Hidden Websites
A research-focused search engine founded by Human Genome Project scientists is claiming to go where even Google doesn't tread: the deep web.
DeepDyve is designed to search the 99 percent (they say, citing a study from UC Berkeley) of hits not picked up by other search engines, which return pages based largely on interpretations of popularity and work only if a page is findable. Content hidden behind paywalls or that is not linked to enough sites to gain page rank remains obscure, but often contains the source material required for serious research.
It's the classic "needle in a haystack" problem: you know it is there, you know you can get to it, but ... how? DeepDyve attempts to bridge this gap with techniques used in genomics to identify DNA strands like pattern and symbol matching.
The company's technology uses an algorithm called “KeyPhrases” which indexes passages up to 20 words in length -- not just single key words. Since the technology was conceptualized to identify long, complex strings of DNA, there was no need for semantics, just character recognition to sequence the human genome.
“It’s really doing pattern matching; it’s not at all language dependent,” CEO William Park told wired.com. “In fact it’s actually language agnostic.”
DeepDyve’s most interesting feature, what further distinguishes it from the likes of Google Scholar, is the ability to base a search on a large chunk of text or even a whole article up to 25,000 characters.
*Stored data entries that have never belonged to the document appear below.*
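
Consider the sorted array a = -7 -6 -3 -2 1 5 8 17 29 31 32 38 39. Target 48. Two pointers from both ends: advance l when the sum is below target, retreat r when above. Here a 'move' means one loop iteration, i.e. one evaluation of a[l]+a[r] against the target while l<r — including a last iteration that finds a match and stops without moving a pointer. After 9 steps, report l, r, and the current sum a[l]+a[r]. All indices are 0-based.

l=7, r=10, sum=49

l=0 r=12: -7+39=32 <48, l++
l=1 r=12: -6+39=33 <48, l++
l=2 r=12: -3+39=36 <48, l++
l=3 r=12: -2+39=37 <48, l++
l=4 r=12: 1+39=40 <48, l++
l=5 r=12: 5+39=44 <48, l++
l=6 r=12: 8+39=47 <48, l++
l=7 r=12: 17+39=56 >48, r--
l=7 r=11: 17+38=55 >48, r--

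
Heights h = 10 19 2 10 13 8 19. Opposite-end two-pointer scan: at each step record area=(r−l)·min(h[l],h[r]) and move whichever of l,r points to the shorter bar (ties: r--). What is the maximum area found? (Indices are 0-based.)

max area = 95

l=0 r=6: min(10,19)*6=60 best=60 *, l++
l=1 r=6: min(19,19)*5=95 best=95 *, r--
l=1 r=5: min(19,8)*4=32 best=95, r--
l=1 r=4: min(19,13)*3=39 best=95, r--
l=1 r=3: min(19,10)*2=20 best=95, r--
l=1 r=2: min(19,2)*1=2 best=95, r--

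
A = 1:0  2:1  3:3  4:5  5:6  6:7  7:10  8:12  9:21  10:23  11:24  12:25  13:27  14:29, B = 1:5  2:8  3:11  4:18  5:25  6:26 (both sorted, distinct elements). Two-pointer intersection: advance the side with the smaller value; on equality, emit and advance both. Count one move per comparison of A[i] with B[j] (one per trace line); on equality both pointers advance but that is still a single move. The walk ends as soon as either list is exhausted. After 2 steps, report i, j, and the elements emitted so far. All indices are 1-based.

i=1 j=1: 0<5, i++
i=2 j=1: 1<5, i++

i=3, j=1, emitted=[]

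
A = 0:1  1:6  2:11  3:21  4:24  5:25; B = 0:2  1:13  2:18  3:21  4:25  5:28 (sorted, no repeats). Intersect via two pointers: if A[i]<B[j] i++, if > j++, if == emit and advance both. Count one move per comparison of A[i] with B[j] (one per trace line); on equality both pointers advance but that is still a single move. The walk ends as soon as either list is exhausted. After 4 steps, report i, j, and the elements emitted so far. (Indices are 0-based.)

i=3, j=1, emitted=[]

i=0 j=0: 1<2, i++
i=1 j=0: 6>2, j++
i=1 j=1: 6<13, i++
i=2 j=1: 11<13, i++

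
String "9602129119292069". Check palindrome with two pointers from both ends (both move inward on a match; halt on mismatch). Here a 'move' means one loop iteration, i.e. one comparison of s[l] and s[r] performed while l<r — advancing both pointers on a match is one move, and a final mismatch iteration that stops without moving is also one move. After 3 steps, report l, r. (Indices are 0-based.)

l=3, r=12

[0,15] '9'=='9' → l++,r--
[1,14] '6'=='6' → l++,r--
[2,13] '0'=='0' → l++,r--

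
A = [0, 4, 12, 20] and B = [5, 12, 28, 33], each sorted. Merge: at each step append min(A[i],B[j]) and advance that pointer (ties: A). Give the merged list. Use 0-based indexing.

i=0 j=0: A[i]=0<=B[j]=5 take 0, i++
i=1 j=0: A[i]=4<=B[j]=5 take 4, i++
i=2 j=0: A[i]=12>B[j]=5 take 5, j++
i=2 j=1: A[i]=12<=B[j]=12 take 12, i++
i=3 j=1: A[i]=20>B[j]=12 take 12, j++
i=3 j=2: A[i]=20<=B[j]=28 take 20, i++
i=4 j=2: A done, take B[j]=28, j++
i=4 j=3: A done, take B[j]=33, j++

[0, 4, 5, 12, 12, 20, 28, 33]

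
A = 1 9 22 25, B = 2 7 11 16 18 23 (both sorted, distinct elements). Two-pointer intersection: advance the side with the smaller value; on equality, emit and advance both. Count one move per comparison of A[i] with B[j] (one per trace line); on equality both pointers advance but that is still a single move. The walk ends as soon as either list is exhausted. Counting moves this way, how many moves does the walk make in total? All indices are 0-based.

9 moves

i=0 j=0: 1<2, i++
i=1 j=0: 9>2, j++
i=1 j=1: 9>7, j++
i=1 j=2: 9<11, i++
i=2 j=2: 22>11, j++
i=2 j=3: 22>16, j++
i=2 j=4: 22>18, j++
i=2 j=5: 22<23, i++
i=3 j=5: 25>23, j++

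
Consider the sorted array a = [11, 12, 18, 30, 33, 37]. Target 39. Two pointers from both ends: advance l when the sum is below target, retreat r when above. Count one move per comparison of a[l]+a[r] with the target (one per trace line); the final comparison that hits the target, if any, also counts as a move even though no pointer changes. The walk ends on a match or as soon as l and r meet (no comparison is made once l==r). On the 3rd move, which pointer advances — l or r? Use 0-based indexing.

r

[0,5] 11+37=48 >39 → r--
[0,4] 11+33=44 >39 → r--
[0,3] 11+30=41 >39 → r--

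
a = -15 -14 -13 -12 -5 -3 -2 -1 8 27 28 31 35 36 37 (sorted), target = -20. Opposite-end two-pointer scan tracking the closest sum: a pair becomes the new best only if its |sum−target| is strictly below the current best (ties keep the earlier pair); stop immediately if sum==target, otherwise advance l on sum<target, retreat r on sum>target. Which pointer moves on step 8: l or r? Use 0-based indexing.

r

l=0 r=14: -15+37=22 d=42 *, r--
l=0 r=13: -15+36=21 d=41 *, r--
l=0 r=12: -15+35=20 d=40 *, r--
l=0 r=11: -15+31=16 d=36 *, r--
l=0 r=10: -15+28=13 d=33 *, r--
l=0 r=9: -15+27=12 d=32 *, r--
l=0 r=8: -15+8=-7 d=13 *, r--
l=0 r=7: -15+-1=-16 d=4 *, r--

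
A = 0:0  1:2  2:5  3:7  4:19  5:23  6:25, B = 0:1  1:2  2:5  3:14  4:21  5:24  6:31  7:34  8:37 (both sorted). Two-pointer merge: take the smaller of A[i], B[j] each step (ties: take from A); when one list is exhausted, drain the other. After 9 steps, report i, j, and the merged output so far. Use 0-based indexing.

[i=0,j=0] A[i]=0<=B[j]=1 take 0 → i++
[i=1,j=0] A[i]=2>B[j]=1 take 1 → j++
[i=1,j=1] A[i]=2<=B[j]=2 take 2 → i++
[i=2,j=1] A[i]=5>B[j]=2 take 2 → j++
[i=2,j=2] A[i]=5<=B[j]=5 take 5 → i++
[i=3,j=2] A[i]=7>B[j]=5 take 5 → j++
[i=3,j=3] A[i]=7<=B[j]=14 take 7 → i++
[i=4,j=3] A[i]=19>B[j]=14 take 14 → j++
[i=4,j=4] A[i]=19<=B[j]=21 take 19 → i++

i=5, j=4, merged so far=[0, 1, 2, 2, 5, 5, 7, 14, 19]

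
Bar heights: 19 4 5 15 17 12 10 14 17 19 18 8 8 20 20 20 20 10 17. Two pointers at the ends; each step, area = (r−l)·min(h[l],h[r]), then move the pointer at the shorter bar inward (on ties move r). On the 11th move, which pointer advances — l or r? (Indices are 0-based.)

[0,18] min(19,17)*18=306 best=306 * → r--
[0,17] min(19,10)*17=170 best=306 → r--
[0,16] min(19,20)*16=304 best=306 → l++
[1,16] min(4,20)*15=60 best=306 → l++
[2,16] min(5,20)*14=70 best=306 → l++
[3,16] min(15,20)*13=195 best=306 → l++
[4,16] min(17,20)*12=204 best=306 → l++
[5,16] min(12,20)*11=132 best=306 → l++
[6,16] min(10,20)*10=100 best=306 → l++
[7,16] min(14,20)*9=126 best=306 → l++
[8,16] min(17,20)*8=136 best=306 → l++

l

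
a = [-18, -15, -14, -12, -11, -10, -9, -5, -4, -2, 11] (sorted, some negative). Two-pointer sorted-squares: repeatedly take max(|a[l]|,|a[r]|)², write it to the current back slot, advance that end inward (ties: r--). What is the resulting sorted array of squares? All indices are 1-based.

[4, 16, 25, 81, 100, 121, 121, 144, 196, 225, 324]

l=1 r=11: |-18|>|11| out[11]=324, l++
l=2 r=11: |-15|>|11| out[10]=225, l++
l=3 r=11: |-14|>|11| out[9]=196, l++
l=4 r=11: |-12|>|11| out[8]=144, l++
l=5 r=11: |-11|<=|11| out[7]=121, r--
l=5 r=10: |-11|>|-2| out[6]=121, l++
l=6 r=10: |-10|>|-2| out[5]=100, l++
l=7 r=10: |-9|>|-2| out[4]=81, l++
l=8 r=10: |-5|>|-2| out[3]=25, l++
l=9 r=10: |-4|>|-2| out[2]=16, l++
l=10 r=10: |-2|<=|-2| out[1]=4, r--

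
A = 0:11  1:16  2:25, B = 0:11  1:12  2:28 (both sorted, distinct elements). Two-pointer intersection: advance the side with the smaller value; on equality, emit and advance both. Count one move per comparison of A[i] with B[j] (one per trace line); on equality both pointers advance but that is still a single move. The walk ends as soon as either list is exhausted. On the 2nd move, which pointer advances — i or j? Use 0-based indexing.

j

[i=0,j=0] 11==11 emit → i++,j++
[i=1,j=1] 16>12 → j++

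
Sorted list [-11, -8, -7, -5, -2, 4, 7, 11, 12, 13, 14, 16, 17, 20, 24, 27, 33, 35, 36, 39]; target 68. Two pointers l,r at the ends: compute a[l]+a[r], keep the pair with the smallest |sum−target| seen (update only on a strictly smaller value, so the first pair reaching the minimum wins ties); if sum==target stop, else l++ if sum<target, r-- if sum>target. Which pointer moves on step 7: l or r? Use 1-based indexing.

[1,20] -11+39=28 d=40 * → l++
[2,20] -8+39=31 d=37 * → l++
[3,20] -7+39=32 d=36 * → l++
[4,20] -5+39=34 d=34 * → l++
[5,20] -2+39=37 d=31 * → l++
[6,20] 4+39=43 d=25 * → l++
[7,20] 7+39=46 d=22 * → l++

l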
Google only lets you search 32 words.
“If you were trying to look for the sequence for blue eyes, it could be massive in length,” said Park. “The query so to speak has to be very large.”
It will scan whole strings of text to find familiar segments, rank and order them, and finally locate the most relevant article in which it is found.
“It’s purely statistical -- just like genomics,” said Park.
A subscription-based service debuted at the DEMO conference a few months ago, but on Tuesday the company launched a free ad-supported version. And it's actively seeking out new publishers to open up their content to the public using its search.
“We’re going to publishers and we’re saying let us be your iTunes partner. Let’s build a platform together where we can re-market your content in a very IP/copyright friendly way and we’re going to make your information much more findable,” Park said.
DeepDyve currently indexes about 500 million pages and partners with a number of publications for free access to their content. This quarter the company, which focuses solely on topics like health, life sciences and patents, plans on expanding its focus into physical sciences, including information technology, clean technology and energy.